Alternatively, the network itself can be inspected with --cytoscape. Using the approach detailed in Viewing the network with cytoscape gives the following view:

A better fit to pairwise distances

The contaminated node appears when ordering by ClusteringCoefficient, Stress or TopologicalCoefficient, and its edges appear when ordering by EdgeBetweeness. It can be seen highlighted in the top right component, connecting two clusters which otherwise have no links. It can be removed, and components recalculated in cytoscape directly, though removal from the PopPUNK database is best.

The second largest cluster is also suspicious, where there are few triangles (low transitivity) and the nodes involved have high Stress.
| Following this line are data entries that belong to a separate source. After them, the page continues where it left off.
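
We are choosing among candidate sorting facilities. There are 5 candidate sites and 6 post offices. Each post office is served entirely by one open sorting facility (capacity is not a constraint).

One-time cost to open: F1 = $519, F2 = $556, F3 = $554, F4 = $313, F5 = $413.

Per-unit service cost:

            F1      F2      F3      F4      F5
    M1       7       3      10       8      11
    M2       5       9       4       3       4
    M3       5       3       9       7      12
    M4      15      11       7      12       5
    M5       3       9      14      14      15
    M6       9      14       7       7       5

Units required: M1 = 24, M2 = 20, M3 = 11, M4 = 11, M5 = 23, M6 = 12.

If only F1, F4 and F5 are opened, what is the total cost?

Each post office is assigned to its cheapest site among the open ones.
{F1, F4, F5}: M1→F1 7·24=168, M2→F4 3·20=60, M3→F1 5·11=55, M4→F5 5·11=55, M5→F1 3·23=69, M6→F5 5·12=60. Service 467; fixed 1245; total 1712.

Total cost: 1712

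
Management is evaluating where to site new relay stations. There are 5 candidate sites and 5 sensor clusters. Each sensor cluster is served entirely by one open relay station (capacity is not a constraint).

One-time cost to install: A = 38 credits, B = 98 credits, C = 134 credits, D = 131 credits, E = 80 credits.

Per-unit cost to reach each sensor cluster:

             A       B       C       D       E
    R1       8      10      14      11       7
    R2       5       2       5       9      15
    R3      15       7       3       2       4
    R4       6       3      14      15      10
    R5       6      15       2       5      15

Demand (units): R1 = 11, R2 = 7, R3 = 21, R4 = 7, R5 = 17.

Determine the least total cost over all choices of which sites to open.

Minimum total cost: 434

For any fixed open set, each sensor cluster goes to its cheapest open site; total = fixed + service.
{A, C}: R1→A 8·11=88, R2→A 5·7=35, R3→C 3·21=63, R4→A 6·7=42, R5→C 2·17=34. Service 262; fixed 172; total 434.
{A, E}: service 340 + fixed 118 = 458
{A, D}: service 292 + fixed 169 = 461
{A, B, C, D, E}: R1→E 7·11=77, R2→B 2·7=14, R3→D 2·21=42, R4→B 3·7=21, R5→C 2·17=34. Service 188; fixed 481; total 669.
No other subset beats 434.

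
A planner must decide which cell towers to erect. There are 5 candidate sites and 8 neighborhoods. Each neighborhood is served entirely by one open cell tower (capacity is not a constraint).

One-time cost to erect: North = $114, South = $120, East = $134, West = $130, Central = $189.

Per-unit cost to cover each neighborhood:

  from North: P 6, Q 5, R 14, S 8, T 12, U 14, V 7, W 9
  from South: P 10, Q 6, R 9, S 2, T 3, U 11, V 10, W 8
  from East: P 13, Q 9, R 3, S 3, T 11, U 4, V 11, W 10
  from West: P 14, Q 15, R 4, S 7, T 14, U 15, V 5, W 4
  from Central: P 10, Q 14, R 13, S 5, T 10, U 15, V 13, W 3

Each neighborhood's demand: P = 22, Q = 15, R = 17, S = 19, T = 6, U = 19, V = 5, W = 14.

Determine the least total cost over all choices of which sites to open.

For any fixed open set, each neighborhood goes to its cheapest open site; total = fixed + service.
{North, East}: P→North 6·22=132, Q→North 5·15=75, R→East 3·17=51, S→East 3·19=57, T→East 11·6=66, U→East 4·19=76, V→North 7·5=35, W→North 9·14=126. Service 618; fixed 248; total 866.
{North, South, East}: service 537 + fixed 368 = 905
{South, East}: P→South 10·22=220, Q→South 6·15=90, R→East 3·17=51, S→South 2·19=38, T→South 3·6=18, U→East 4·19=76, V→South 10·5=50, W→South 8·14=112. Service 655; fixed 254; total 909.
{North, South, East, West, Central}: service 457 + fixed 687 = 1144
No other subset beats 866.

Minimum total cost: 866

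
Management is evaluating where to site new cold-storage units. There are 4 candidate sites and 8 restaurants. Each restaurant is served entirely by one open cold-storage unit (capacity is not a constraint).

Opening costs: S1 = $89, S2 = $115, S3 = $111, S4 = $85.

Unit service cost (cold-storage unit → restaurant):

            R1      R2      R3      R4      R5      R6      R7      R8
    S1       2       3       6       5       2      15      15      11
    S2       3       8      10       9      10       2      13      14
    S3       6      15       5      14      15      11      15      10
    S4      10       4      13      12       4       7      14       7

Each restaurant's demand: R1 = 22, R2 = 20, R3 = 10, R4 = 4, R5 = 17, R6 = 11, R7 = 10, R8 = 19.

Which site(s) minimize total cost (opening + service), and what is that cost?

For any fixed open set, each restaurant goes to its cheapest open site; total = fixed + service.
{S1, S4}: R1→S1 2·22=44, R2→S1 3·20=60, R3→S1 6·10=60, R4→S1 5·4=20, R5→S1 2·17=34, R6→S4 7·11=77, R7→S4 14·10=140, R8→S4 7·19=133. Service 568; fixed 174; total 742.
{S1, S2}: service 579 + fixed 204 = 783
{S1, S2, S4}: service 503 + fixed 289 = 792
{S1, S2, S3, S4}: service 493 + fixed 400 = 893
(All 15 nonempty subsets were checked; S1 and S4 is lowest.)

Open S1 and S4; minimum total cost 742.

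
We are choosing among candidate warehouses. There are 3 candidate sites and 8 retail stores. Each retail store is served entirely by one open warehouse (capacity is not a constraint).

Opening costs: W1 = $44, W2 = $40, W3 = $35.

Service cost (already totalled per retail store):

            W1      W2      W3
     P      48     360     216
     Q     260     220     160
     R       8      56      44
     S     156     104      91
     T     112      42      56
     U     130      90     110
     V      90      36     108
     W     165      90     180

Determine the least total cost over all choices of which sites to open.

For any fixed open set, each retail store goes to its cheapest open site; total = fixed + service.
{W1, W2, W3}: P→W1 48, Q→W3 160, R→W1 8, S→W3 91, T→W2 42, U→W2 90, V→W2 36, W→W2 90. Service 565; fixed 119; total 684.
{W1, W2}: service 638 + fixed 84 = 722
{W1, W3}: P→W1 48, Q→W3 160, R→W1 8, S→W3 91, T→W3 56, U→W3 110, V→W1 90, W→W1 165. Service 728; fixed 79; total 807.
{W3}: service 965 + fixed 35 = 1000
No other subset beats 684.

Minimum total cost: 684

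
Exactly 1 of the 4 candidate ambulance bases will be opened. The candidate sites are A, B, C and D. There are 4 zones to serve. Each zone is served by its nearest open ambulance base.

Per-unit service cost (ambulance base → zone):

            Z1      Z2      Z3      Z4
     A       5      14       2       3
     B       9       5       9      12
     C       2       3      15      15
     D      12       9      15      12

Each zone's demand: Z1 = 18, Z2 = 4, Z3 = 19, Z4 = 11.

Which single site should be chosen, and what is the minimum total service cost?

With exactly 1 open, each zone uses its cheapest among the chosen.
{A}: Z1→A 5·18=90, Z2→A 14·4=56, Z3→A 2·19=38, Z4→A 3·11=33. Service cost 217.
{B}: service cost 485
{C}: service cost 498
Among all 4 size-1 choices, {A} is lowest.

Choose A only; total service cost 217.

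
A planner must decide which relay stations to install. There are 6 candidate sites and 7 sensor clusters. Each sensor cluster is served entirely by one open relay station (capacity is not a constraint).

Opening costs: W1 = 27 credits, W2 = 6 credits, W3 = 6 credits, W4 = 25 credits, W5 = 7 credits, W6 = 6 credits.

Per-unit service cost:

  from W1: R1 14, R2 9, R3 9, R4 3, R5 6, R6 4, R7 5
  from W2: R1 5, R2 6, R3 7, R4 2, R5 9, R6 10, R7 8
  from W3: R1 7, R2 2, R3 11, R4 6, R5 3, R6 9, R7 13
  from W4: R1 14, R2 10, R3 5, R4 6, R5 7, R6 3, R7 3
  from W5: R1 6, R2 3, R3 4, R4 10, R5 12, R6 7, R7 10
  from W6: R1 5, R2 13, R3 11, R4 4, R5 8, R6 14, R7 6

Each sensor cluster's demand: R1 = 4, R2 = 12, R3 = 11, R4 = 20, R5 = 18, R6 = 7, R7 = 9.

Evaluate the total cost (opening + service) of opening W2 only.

Each sensor cluster is assigned to its cheapest site among the open ones.
{W2}: R1→W2 5·4=20, R2→W2 6·12=72, R3→W2 7·11=77, R4→W2 2·20=40, R5→W2 9·18=162, R6→W2 10·7=70, R7→W2 8·9=72. Service 513; fixed 6; total 519.

Total cost: 519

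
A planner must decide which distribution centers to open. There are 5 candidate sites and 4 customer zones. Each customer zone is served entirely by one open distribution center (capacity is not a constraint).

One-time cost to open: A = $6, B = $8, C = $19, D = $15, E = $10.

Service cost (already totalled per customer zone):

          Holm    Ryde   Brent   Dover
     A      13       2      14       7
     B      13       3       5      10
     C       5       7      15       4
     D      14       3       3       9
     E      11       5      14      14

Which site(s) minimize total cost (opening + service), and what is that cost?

Open B only; minimum total cost 39.

For any fixed open set, each customer zone goes to its cheapest open site; total = fixed + service.
{B}: Holm→B 13, Ryde→B 3, Brent→B 5, Dover→B 10. Service 31; fixed 8; total 39.
{A, B}: service 27 + fixed 14 = 41
{A}: service 36 + fixed 6 = 42
{A, B, C, D, E}: service 14 + fixed 58 = 72
No other subset beats 39.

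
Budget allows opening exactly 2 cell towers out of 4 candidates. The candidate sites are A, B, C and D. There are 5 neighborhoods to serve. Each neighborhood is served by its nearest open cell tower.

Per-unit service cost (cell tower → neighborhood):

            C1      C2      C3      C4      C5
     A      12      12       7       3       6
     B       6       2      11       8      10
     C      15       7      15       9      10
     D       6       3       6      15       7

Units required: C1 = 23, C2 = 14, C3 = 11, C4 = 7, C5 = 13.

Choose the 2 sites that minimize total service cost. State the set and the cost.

With exactly 2 open, each neighborhood uses its cheapest among the chosen.
{A, B}: C1→B 6·23=138, C2→B 2·14=28, C3→A 7·11=77, C4→A 3·7=21, C5→A 6·13=78. Service cost 342.
{A, D}: service cost 345
{B, D}: service cost 379
Among all 6 size-2 choices, {A, B} is lowest.

Choose A and B; total service cost 342.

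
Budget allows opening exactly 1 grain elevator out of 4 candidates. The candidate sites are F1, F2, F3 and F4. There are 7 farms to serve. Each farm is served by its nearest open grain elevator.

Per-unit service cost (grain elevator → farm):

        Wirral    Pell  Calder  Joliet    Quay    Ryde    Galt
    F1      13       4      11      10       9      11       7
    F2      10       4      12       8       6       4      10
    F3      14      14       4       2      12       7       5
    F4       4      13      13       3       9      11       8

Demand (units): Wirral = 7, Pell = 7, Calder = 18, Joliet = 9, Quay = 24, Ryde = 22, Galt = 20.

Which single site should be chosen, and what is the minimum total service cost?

With exactly 1 open, each farm uses its cheapest among the chosen.
{F2}: Wirral→F2 10·7=70, Pell→F2 4·7=28, Calder→F2 12·18=216, Joliet→F2 8·9=72, Quay→F2 6·24=144, Ryde→F2 4·22=88, Galt→F2 10·20=200. Service cost 818.
{F3}: service cost 828
{F4}: service cost 998
Among all 4 size-1 choices, {F2} is lowest.

Choose F2 only; total service cost 818.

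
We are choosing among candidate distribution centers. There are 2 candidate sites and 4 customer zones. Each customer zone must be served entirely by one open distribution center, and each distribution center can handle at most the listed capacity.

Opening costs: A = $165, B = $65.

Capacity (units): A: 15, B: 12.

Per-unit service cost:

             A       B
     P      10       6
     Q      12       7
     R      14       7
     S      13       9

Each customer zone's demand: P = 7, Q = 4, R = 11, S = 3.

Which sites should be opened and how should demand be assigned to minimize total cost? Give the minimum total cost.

Minimum total cost: 464

Open {A, B}: P→A 10·7=70, Q→A 12·4=48, R→B 7·11=77, S→A 13·3=39.
Loads: A carries 14/15, B carries 11/12. Service 234; fixed 230; total 464.
Next best feasible plan costs 493.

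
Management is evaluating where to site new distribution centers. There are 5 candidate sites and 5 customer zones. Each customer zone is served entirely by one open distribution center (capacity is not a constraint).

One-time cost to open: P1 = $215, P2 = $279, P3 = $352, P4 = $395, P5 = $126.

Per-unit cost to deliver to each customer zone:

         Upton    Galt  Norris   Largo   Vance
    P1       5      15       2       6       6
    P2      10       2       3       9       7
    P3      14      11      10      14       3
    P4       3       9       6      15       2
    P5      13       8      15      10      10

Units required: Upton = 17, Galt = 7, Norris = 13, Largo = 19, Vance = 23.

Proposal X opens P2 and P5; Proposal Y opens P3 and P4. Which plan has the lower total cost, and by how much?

Proposal X is cheaper by 291.

Proposal X: {P2, P5}: Upton→P2 10·17=170, Galt→P2 2·7=14, Norris→P2 3·13=39, Largo→P2 9·19=171, Vance→P2 7·23=161. Service 555; fixed 405; total 960.
Proposal Y: {P3, P4}: Upton→P4 3·17=51, Galt→P4 9·7=63, Norris→P4 6·13=78, Largo→P3 14·19=266, Vance→P4 2·23=46. Service 504; fixed 747; total 1251.
Difference: |960 − 1251| = 291.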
This is indicative of a bad fit overall, rather than a single problem sample.

Removing samples from a database

You can use the prune_poppunk command to remove samples from a database, for example those found to be of poor quality (see Dealing with poor quality data). Create a file remove.txt with the names of the samples you wish to remove, one per line, and run:

prune_poppunk --remove remove.txt --distances strain_db/strain_db.dists --output pruned_db

This will remove the samples from the strain_db.dists files, from which --model-fit can be run again.
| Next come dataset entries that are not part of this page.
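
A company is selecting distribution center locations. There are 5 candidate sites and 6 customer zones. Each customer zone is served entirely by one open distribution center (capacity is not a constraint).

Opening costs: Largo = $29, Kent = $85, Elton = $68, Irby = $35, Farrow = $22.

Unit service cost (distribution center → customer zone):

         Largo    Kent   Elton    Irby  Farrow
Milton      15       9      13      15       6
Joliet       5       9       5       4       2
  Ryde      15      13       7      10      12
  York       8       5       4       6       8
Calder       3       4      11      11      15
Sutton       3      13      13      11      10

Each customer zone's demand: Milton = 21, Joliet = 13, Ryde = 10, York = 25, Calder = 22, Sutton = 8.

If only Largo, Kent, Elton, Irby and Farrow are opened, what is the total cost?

Each customer zone is assigned to its cheapest site among the open ones.
{Largo, Kent, Elton, Irby, Farrow}: Milton→Farrow 6·21=126, Joliet→Farrow 2·13=26, Ryde→Elton 7·10=70, York→Elton 4·25=100, Calder→Largo 3·22=66, Sutton→Largo 3·8=24. Service 412; fixed 239; total 651.

Total cost: 651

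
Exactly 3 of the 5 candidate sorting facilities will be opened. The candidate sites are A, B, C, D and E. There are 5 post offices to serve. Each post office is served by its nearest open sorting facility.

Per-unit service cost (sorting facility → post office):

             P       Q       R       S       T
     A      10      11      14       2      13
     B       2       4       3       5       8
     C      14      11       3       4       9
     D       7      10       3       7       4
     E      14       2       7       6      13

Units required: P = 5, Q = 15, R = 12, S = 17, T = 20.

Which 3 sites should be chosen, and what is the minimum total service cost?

Choose A, D and E; total service cost 215.

With exactly 3 open, each post office uses its cheapest among the chosen.
{A, D, E}: P→D 7·5=35, Q→E 2·15=30, R→D 3·12=36, S→A 2·17=34, T→D 4·20=80. Service cost 215.
{A, B, D}: service cost 220
{B, D, E}: service cost 241
Among all 10 size-3 choices, {A, D, E} is lowest.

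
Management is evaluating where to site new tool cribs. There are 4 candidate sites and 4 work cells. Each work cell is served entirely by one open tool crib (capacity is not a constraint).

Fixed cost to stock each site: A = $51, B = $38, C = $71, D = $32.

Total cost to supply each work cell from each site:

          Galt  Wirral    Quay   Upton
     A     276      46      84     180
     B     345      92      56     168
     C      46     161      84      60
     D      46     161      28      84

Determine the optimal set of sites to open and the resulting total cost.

Open A and D; minimum total cost 287.

For any fixed open set, each work cell goes to its cheapest open site; total = fixed + service.
{A, D}: Galt→D 46, Wirral→A 46, Quay→D 28, Upton→D 84. Service 204; fixed 83; total 287.
{B, D}: service 250 + fixed 70 = 320
{A, B, D}: service 204 + fixed 121 = 325
{A, B, C, D}: service 180 + fixed 192 = 372
No other subset beats 287.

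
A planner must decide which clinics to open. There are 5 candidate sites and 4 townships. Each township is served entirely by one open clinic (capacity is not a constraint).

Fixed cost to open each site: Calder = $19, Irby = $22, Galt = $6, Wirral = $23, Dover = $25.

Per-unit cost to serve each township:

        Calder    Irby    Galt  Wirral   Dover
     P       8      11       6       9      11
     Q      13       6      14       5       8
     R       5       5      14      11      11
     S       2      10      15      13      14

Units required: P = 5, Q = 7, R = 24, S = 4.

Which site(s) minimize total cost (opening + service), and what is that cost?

For any fixed open set, each township goes to its cheapest open site; total = fixed + service.
{Calder, Galt, Wirral}: P→Galt 6·5=30, Q→Wirral 5·7=35, R→Calder 5·24=120, S→Calder 2·4=8. Service 193; fixed 48; total 241.
{Calder, Wirral}: service 203 + fixed 42 = 245
{Calder, Irby, Galt}: service 200 + fixed 47 = 247
{Calder, Irby, Galt, Wirral, Dover}: service 193 + fixed 95 = 288
No other subset beats 241.

Open Calder, Galt and Wirral; minimum total cost 241.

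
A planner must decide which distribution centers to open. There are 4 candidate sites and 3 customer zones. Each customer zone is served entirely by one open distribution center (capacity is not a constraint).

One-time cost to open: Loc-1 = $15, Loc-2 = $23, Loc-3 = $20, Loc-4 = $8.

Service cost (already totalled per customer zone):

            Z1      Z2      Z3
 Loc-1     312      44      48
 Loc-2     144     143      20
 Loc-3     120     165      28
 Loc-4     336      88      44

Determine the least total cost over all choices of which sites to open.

Minimum total cost: 227

For any fixed open set, each customer zone goes to its cheapest open site; total = fixed + service.
{Loc-1, Loc-3}: Z1→Loc-3 120, Z2→Loc-1 44, Z3→Loc-3 28. Service 192; fixed 35; total 227.
{Loc-1, Loc-3, Loc-4}: service 192 + fixed 43 = 235
{Loc-1, Loc-2, Loc-3}: service 184 + fixed 58 = 242
{Loc-1, Loc-2, Loc-3, Loc-4}: service 184 + fixed 66 = 250
No other subset beats 227.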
If you would like to create the mash sketches again, which is recommended if you plan to use --full-db and/or assign future query sequences, add the --resketch argument:

prune_poppunk --remove remove.txt --distances strain_db/strain_db.dists --output pruned_db --resketch --ref-db strain_db --threads 4

Memory/run-time issues

For larger datasets resource use may be challenging. So far the largest dataset we’ve analysed was around 12000 genomes, which used modest computational resources. Here are some tips based on these experiences:

  • Add --threads – they are used fairly efficiently throughout.
  • When running --create-db with many threads, add the --no-stream option. This will trade-off memory for disk usage, as it seems that many threaded mash dist output cannot be processed as fast as it is produced.
  • In --refine-model set --pos-shift 0 to avoid creating huge networks with close to \(N^2\) edges. Mixture models normally need to be pruned.
  • In --refine-model you may add the --no-local option to skip that step and decrease run-time, though gains are likely marginal.
  • Use --rapid-nj, if producing MicroReact output.

Another option for scaling is to run --create-db with a smaller initial set (not using the --full-db command), then use --assign-query to add to this.